The Long's Park amphitheater glowed blue and purple as music reverberated off the concrete stage and into the crowd, alongside sounds of clapping and yelling as Selwyn Birchwood 's band opened with a first song Sunday evening. The tunes from Birchwood's shiny red guitar kicked off the summer-long Sunday night concert series for the 2015 season.

"Welcome to our party," said Bill Wright, the head of development and fundraising for the Long's Park Amphitheater Foundation when introducing the lead singer and his band, known as a "Blues fireball."

This "party" is in its 53rd year at Long's Park this summer, aiming to expose new artists and celebrate live music.

"Thank ya'll for supporting live music," Birchwood said to the thousands of concert-goers playing, dancing and lounging on the sloped lawn.

That love of live music is what drew Rich Low to the Long's Park Amphitheater Foundation board. Low, a record-store owner-turned lawyer, helps create the line-up of bands for the summer series as the music chair for the Amphitheater Foundation. The common thread among the diverse groups set to play this summer – whose music genres run from jazz group, Tizer to violinist Amanda Shaw's cajun sound – is their talent.

Sunday night, audience members weaved in and out of the blankets and groups of chairs with ease, but on particular evenings, like the Fourth of July celebration each year, it is hard to find an open patch of grass.

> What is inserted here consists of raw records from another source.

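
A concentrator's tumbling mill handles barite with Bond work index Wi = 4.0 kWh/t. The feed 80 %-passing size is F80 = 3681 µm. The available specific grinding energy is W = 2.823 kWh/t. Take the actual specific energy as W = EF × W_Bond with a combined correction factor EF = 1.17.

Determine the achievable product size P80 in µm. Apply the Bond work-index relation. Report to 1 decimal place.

P80 = 169.5 µm

W = 10 Wi (P80^-0.5 − F80^-0.5)
W_Bond = W / EF = 2.823 / 1.17 = 2.4128 kWh/t
1/√P80 = 1/√F80 + W_Bond/(10·Wi)
  = 2.4128/(10·4.0) + 1/√3681 = 0.060321 + 0.016482 = 0.076803
P80 = (1/0.076803)² = 13.0204² = 169.53 µm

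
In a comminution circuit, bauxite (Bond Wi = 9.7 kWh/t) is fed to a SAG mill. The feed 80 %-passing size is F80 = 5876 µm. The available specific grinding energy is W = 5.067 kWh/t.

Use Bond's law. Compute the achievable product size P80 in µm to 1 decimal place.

Bond: W = 10·Wi·(1/√P80 − 1/√F80)
⇒ 1/√P80 = W/(10 Wi) + 1/√F80
  = 5.0670/(10·9.7) + 1/√5876 = 0.052237 + 0.013045 = 0.065283
P80 = (1/0.065283)² = 15.3180² = 234.64 µm

P80 = 234.6 µm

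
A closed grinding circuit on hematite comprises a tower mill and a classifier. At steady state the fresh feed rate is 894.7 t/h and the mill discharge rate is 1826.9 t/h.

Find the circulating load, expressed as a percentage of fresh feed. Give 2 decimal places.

M = F + R at steady state, so:
R = M − F = 1826.9 − 894.7 = 932.2 t/h
CL = 100·R/F = 100·932.2/894.7 = 104.19 %

CL = 104.19 %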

The sizes and types of crowds will fluctuate through the summer, like they do every year, Low said, because he and the rest of the board make a concerted effort to produce 13 very different groups each season.

"The only common denominator for these musicians, is that they are all really, really good," Low said.

Although more people attend each year, much of the crowd makes Sunday night attendance a tradition.

College student Allison Martell and her friends gather every Sunday night as a way to reconnect after spending their school years in different parts of the country. She said that, while not all of the music is of their taste, it's something to look forward to at the end of every week.

"Sometimes we hang on the blanket, and sometimes we get up and dance if we are in to the music. But mostly, we are here to spend time together," she said.

Millersville-based couple Douglas and Kathy Keene have been attending the Sunday night concerts for at least 25 years.

"The variety is what we enjoy," Kathy Keene said. "They try to reach everybody's taste in music."

In their lawn chairs with a blanket wrapped around them is where Douglas Kenne said they love to come out into the fresh air and "people watch."

"I said to her on the way here earlier: I will continue to come here on Sunday evenings as long as I live in the area and am able-bodied," Douglas Kenne said. "And you can't beat the price."

While the concerts are free and open for anyone to attend, they run on the proceeds of the Long's Park Art & Craft Festival each Labor Day weekend and donations collected by 10-12 volunteers each week.

The donors on the lawn are different people with a common love of being outside and listening to good music, said volunteer Erika Faulkner. "I walk around and am reminded that Lancaster is such a diverse, cool community."

That community is represented in the parents, grandparents, children, friends and animals that attend each week.

"We're on our 14th show in 16 days," Birchwood shouts right before the last song of the evening. As the sun set and temperatures dropped, groups hauled in their toys, kids and dogs to listen closely to Birchwood's last few notes.

"But you know what?" Birchwood said, strumming the first chords of the last song of the evening. "I get to do what I love, so I'm not tired in this moment -- I hope you aren't either."